Prayer focus: Lord, help me to be willing to confront sin, willing to listen, and most of all: willing to be corrected. Give me a teachable heart, ever being made more like Yours.
Key verse: Luke 24:27
Big Idea: The Son of Man fulfilled all of history when He conquered death.
There is a little girl in our church who can tell a story for a long time. A. Very. Long. Time. The problem is that the story has neither beginning, nor middle, nor end, nor point. Once you have made eye contact, your only hope is that she will become too worn out or distracted to continue. Kidding aside, it is cute when she does it (the ringlets help). Some adults who similarly tell stories are less so, but it is downright tragic that some people think history itself is such a jumbled mess. With Macbeth, they believe that the whole human experience is “a tale/told by an idiot/full of sound and fury/signifying nothing.” To many of our loved ones, life is either an endless cycle or meaningless chaos, but certainly not a story.

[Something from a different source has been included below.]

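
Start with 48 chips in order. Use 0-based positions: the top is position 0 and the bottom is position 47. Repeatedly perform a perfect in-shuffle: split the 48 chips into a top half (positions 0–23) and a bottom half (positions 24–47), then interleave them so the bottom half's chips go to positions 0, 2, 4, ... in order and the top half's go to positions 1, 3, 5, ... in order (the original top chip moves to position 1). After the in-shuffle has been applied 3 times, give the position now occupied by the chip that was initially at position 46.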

The Bible presents a very different picture. Everything which has ever been lies in the hand of an all-knowing, all-powerful, all-loving God, who was bringing it all toward the moment when Jesus’ disciples found nothing.
This story has a beginning: God created the world in total perfection and gave it to humanity to govern and enjoy. It has a crisis, where the love of the Creator is rejected, and a rebellion commences. Then there is the climax! And what a finale it is. The Creator becomes a Man to endure the punishment that the rebels deserved, laying His life down and rising from the dead to serve as the bridge back to our Lord. Finally, the conclusion when the risen Savior ends the world’s suffering once and for all, restoring the paradise He always intended.
Like the first time you read or watch a mystery, there are undercurrents and hints you do not notice initially. But once you see them, it is clear that the whole story is working together in perfect harmony. When Jesus rose, He opened the Scriptures (Luke 24:27) and the minds of the disciples (Luke 24:25) so they could see how He was at the center of it all. Everything in the Old Testament - everything in the world - had been working toward that moment. All that was left was for them to respond.
What is true for the universe is true for our individual lives, too. You are not a random collection of events. The pagan philosopher Epictetus, writing in the early second century, had it better than Shakespeare: “Remember that you are an actor in a play, which is as the playwright wants it to be.” God has orchestrated the details of your life in a story that centers on Him. No suffering or pleasure is wasted; it is all according to plan.
Discussion Idea: What is your favorite Old Testament story? How does it point to Jesus?
Prayer Focus: Many in our world are grieving and trapped by fear. Pray for the comfort that only Jesus' life can provide. If you know someone grieving, mention them by name, and pray they will see that Jesus is still the climax of the story.
 Epictetus, Handbook, tr. Nicholas White (Indianapolis: Hackett, 1983), section 17, p. 16.